The placebo is a fake treatment used in the place of the real thing. Researchers have found that some patients will often improve for no reason at all other than the fact that they think they are receiving treatment. In these studies half the patients get the appropriate treatment while the others get the placebo. There is more than a little ethical problem in asking patients (in the placebo group) to suspend treatment for an extended period of time when they have severe disease. It is the hope and intent of the study to prove that the placebo group will do quantifiably worse than the group receiving treatment. As you know, worse can mean irreversible joint damage. Many physicians refuse to submit their patients to the above testing protocols for these ethical reasons.

The double blind crossover placebo controlled study is uniquely well suited for testing drugs while at the same time ill-equipped to test the effectiveness of non-drug therapies. In most non-drug therapies the treatment is impossible to hide so the placebo effect cannot be removed from the equation. Running any kind of extended trial can be prohibitively expensive. A simple trial involving only 40 or so patients can easily run in excess of $100,000. Larger follow-up trials at other locations must be performed by other investigators to validate initial findings. For reasons that we’ll discuss later, results from different studies rarely have strong correlation. The consequence is that even more studies are demanded to demonstrate that a therapy is effective.

The great majority of drugs used to fight arthritis have been grandfathered in.
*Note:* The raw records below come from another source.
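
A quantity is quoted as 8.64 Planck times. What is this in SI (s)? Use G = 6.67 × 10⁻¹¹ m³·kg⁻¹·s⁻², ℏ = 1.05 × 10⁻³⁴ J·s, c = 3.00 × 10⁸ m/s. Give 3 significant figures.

4.64 × 10⁻⁴³ s

One Planck time: t_P = √(ℏG/c⁵) = 5.37 × 10⁻⁴⁴ s.
8.64 × 5.37 × 10⁻⁴⁴ s = 4.64 × 10⁻⁴³ s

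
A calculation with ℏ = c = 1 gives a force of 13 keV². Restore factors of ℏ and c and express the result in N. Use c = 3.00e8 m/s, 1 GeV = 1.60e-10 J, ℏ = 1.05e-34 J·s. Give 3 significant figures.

Force is [E]/[L] = [E]²/(ℏc); restore (ℏc)⁻¹.
1 GeV² → 1/(ℏc) × (1 GeV in J)² = 8.13e5 N.
Convert the energy scale: 13 keV² = 1.30e-11 GeV².
Result: 1.30e-11 × 8.13e5 = 1.06e-5 N.

1.06e-5 N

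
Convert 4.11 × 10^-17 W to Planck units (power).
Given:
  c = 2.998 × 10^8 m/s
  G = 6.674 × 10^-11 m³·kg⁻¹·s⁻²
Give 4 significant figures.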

A recent drug that showed great promise for both anti-inflammatory and possibly disease modifying effects was Tenidap. The drug research was completed and initial trials looked good but the manufacturer ultimately decided to shelve the product. The reason was economic. Even though they were already somewhere in the middle of the approval process, they believed that the cost of completing the needed trials and bringing the drug to market would not recoup expenses and a reasonable profit.

Arthritis research is faced with searching in two different haystacks. Out of necessity they’ve chosen the one with money in it. The other stack doesn’t have any money but has the cure. The good news is that you have the ability to search the other haystack for yourself.